年輕時代的偏愛,那些床前枕上的作者,轉瞬即逝的迷戀,激勵人自殺或逃避的維特們,接著是成年人的嚴肅讀物。一旦到達人生的某個階段,我們或多或少都會閱讀相同的書籍,然而起點仍會讓我們相互區別,而活著的人有顯著的優勢,因為他們能夠閱讀死者永遠無法獲知的讀物。
——薩拉馬戈,《里卡爾多·雷耶斯離世那年》
文學虛構注定要同時射中道德直覺及審美責任之目標,因為只有這樣,才能具有一種可以接受的意義,而不至于變成曇花一現的時髦或瞬息萬變的大雜燴。
——西班牙小說家卡·何·塞拉,1989年諾貝爾文學獎得主
在小說里,你可能遇見無神論者、吝嗇鬼、酒徒浪子、通奸者、殺人犯、小偷……由一只貓來講述的某部日本小說、知識分子和簡單的傻子、同時是頭腦簡單的傻子的知識分子、酒鬼和神父、同時是酒鬼的神父。
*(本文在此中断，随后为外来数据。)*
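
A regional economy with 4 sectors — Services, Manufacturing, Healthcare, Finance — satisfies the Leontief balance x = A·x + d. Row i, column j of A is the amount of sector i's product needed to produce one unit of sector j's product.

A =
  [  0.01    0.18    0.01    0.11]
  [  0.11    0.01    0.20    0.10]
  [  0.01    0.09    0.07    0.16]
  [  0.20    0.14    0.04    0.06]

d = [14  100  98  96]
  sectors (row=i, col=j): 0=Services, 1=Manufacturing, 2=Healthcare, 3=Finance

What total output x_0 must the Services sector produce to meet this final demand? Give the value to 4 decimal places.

Form M = I − A:
  [  0.99   -0.18   -0.01   -0.11]
  [ -0.11    0.99   -0.20   -0.10]
  [ -0.01   -0.09    0.93   -0.16]
  [ -0.20   -0.14   -0.04    0.94]
Leontief inverse L = M⁻¹:
  [  1.0678    0.2228    0.0663    0.1599]
  [  0.1585    1.0858    0.2428    0.1754]
  [  0.0705    0.1445    1.1163    0.2136]
  [  0.2538    0.2153    0.0978    1.1331]
Total output x = L · d:
  x_0 = 1.0678·14 + 0.2228·100 + 0.0663·98 + 0.1599·96 = 59.0785
  x_1 = 0.1585·14 + 1.0858·100 + 0.2428·98 + 0.1754·96 = 151.4249
  x_2 = 0.0705·14 + 0.1445·100 + 1.1163·98 + 0.2136·96 = 145.3426
  x_3 = 0.2538·14 + 0.2153·100 + 0.0978·98 + 1.1331·96 = 143.4350

59.0785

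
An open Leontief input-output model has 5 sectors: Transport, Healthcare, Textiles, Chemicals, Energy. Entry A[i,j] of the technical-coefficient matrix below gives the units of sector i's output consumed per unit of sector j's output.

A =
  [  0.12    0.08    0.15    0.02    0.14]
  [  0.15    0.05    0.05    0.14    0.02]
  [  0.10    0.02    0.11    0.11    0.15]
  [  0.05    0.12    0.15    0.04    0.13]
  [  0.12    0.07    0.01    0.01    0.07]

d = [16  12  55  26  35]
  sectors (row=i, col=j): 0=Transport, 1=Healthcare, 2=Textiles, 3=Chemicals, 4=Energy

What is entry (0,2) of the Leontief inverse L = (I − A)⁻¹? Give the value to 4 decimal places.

Form M = I − A:
  [  0.88   -0.08   -0.15   -0.02   -0.14]
  [ -0.15    0.95   -0.05   -0.14   -0.02]
  [ -0.10   -0.02    0.89   -0.11   -0.15]
  [ -0.05   -0.12   -0.15    0.96   -0.13]
  [ -0.12   -0.07   -0.01   -0.01    0.93]
Leontief inverse L = M⁻¹:
  [  1.2213    0.1342    0.2284    0.0736    0.2339]
  [  0.2281    1.1054    0.1324    0.1822    0.1049]
  [  0.1905    0.0785    1.1888    0.1542    0.2437]
  [  0.1460    0.1714    0.2216    1.0973    0.2148]
  [  0.1784    0.1032    0.0546    0.0367    1.1183]
Total output x = L · d:
  x_0 = 1.2213·16 + 0.1342·12 + 0.2284·55 + 0.0736·26 + 0.2339·35 = 43.8119
  x_1 = 0.2281·16 + 1.1054·12 + 0.1324·55 + 0.1822·26 + 0.1049·35 = 32.6099
  x_2 = 0.1905·16 + 0.0785·12 + 1.1888·55 + 0.1542·26 + 0.2437·35 = 81.9113
  x_3 = 0.1460·16 + 0.1714·12 + 0.2216·55 + 1.0973·26 + 0.2148·35 = 52.6302
  x_4 = 0.1784·16 + 0.1032·12 + 0.0546·55 + 0.0367·26 + 1.1183·35 = 47.1887

L[0,2] = 0.2284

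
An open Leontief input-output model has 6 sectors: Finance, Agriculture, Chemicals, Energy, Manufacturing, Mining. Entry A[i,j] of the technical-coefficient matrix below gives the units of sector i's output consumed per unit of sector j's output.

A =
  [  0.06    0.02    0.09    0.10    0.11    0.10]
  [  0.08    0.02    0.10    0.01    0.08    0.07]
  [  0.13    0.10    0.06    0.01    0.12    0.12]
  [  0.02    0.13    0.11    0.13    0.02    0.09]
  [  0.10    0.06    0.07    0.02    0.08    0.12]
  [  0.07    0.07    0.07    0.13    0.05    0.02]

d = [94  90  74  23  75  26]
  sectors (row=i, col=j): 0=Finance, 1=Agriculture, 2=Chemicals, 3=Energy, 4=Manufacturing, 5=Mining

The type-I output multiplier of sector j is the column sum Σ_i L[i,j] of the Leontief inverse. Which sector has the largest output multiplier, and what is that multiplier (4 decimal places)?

Mining (1.9549)

Form M = I − A:
  [  0.94   -0.02   -0.09   -0.10   -0.11   -0.10]
  [ -0.08    0.98   -0.10   -0.01   -0.08   -0.07]
  [ -0.13   -0.10    0.94   -0.01   -0.12   -0.12]
  [ -0.02   -0.13   -0.11    0.87   -0.02   -0.09]
  [ -0.10   -0.06   -0.07   -0.02    0.92   -0.12]
  [ -0.07   -0.07   -0.07   -0.13   -0.05    0.98]
Leontief inverse L = M⁻¹:
  [  1.1291    0.0848    0.1626    0.1633    0.1768    0.1778]
  [  0.1369    1.0634    0.1522    0.0523    0.1369    0.1301]
  [  0.2089    0.1571    1.1392    0.0739    0.1999    0.2033]
  [  0.0896    0.1962    0.1877    1.1910    0.0872    0.1662]
  [  0.1659    0.1111    0.1361    0.0765    1.1461    0.1889]
  [  0.1257    0.1249    0.1357    0.1826    0.1067    1.0886]
Total output x = L · d:
  x_0 = 1.1291·94 + 0.0848·90 + 0.1626·74 + 0.1633·23 + 0.1768·75 + 0.1778·26 = 147.4397
  x_1 = 0.1369·94 + 1.0634·90 + 0.1522·74 + 0.0523·23 + 0.1369·75 + 0.1301·26 = 134.6919
  x_2 = 0.2089·94 + 0.1571·90 + 1.1392·74 + 0.0739·23 + 0.1999·75 + 0.2033·26 = 140.0493
  x_3 = 0.0896·94 + 0.1962·90 + 0.1877·74 + 1.1910·23 + 0.0872·75 + 0.1662·26 = 78.2238
  x_4 = 0.1659·94 + 0.1111·90 + 0.1361·74 + 0.0765·23 + 1.1461·75 + 0.1889·26 = 128.2896
  x_5 = 0.1257·94 + 0.1249·90 + 0.1357·74 + 0.1826·23 + 0.1067·75 + 1.0886·26 = 73.6084
Output multipliers (column sums of L):
  Finance: 1.8561
  Agriculture: 1.7374
  Chemicals: 1.9135
  Energy: 1.7395
  Manufacturing: 1.8536
  Mining: 1.9549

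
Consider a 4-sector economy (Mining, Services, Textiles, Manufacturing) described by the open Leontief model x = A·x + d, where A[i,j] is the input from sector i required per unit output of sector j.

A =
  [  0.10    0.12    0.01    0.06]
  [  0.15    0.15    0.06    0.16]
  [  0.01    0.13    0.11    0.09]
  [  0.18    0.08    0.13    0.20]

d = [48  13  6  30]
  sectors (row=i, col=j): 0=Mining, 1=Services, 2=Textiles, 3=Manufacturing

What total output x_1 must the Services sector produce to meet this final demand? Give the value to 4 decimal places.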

因為我們俯視與窺探的人物都是虛構的,我們的觀察總是會慢慢遠離道德類的評判,走向親近、同感、憐憫與共通。
——詹姆斯·伍德,《最接近生活的事物》
宇宙中最常見的元素是氫和愚蠢。
——美國作家哈爾蘭·艾莉森說。日本作家伊坂幸太郎認為可以再加上八卦
希臘戲劇充滿了狂暴,但在哲學作品中,某種程度上也有一種沉靜的狂暴。哲學思考如果不能狂暴地摧毀一個人的定式思維,那它根本就算不上是哲學思考。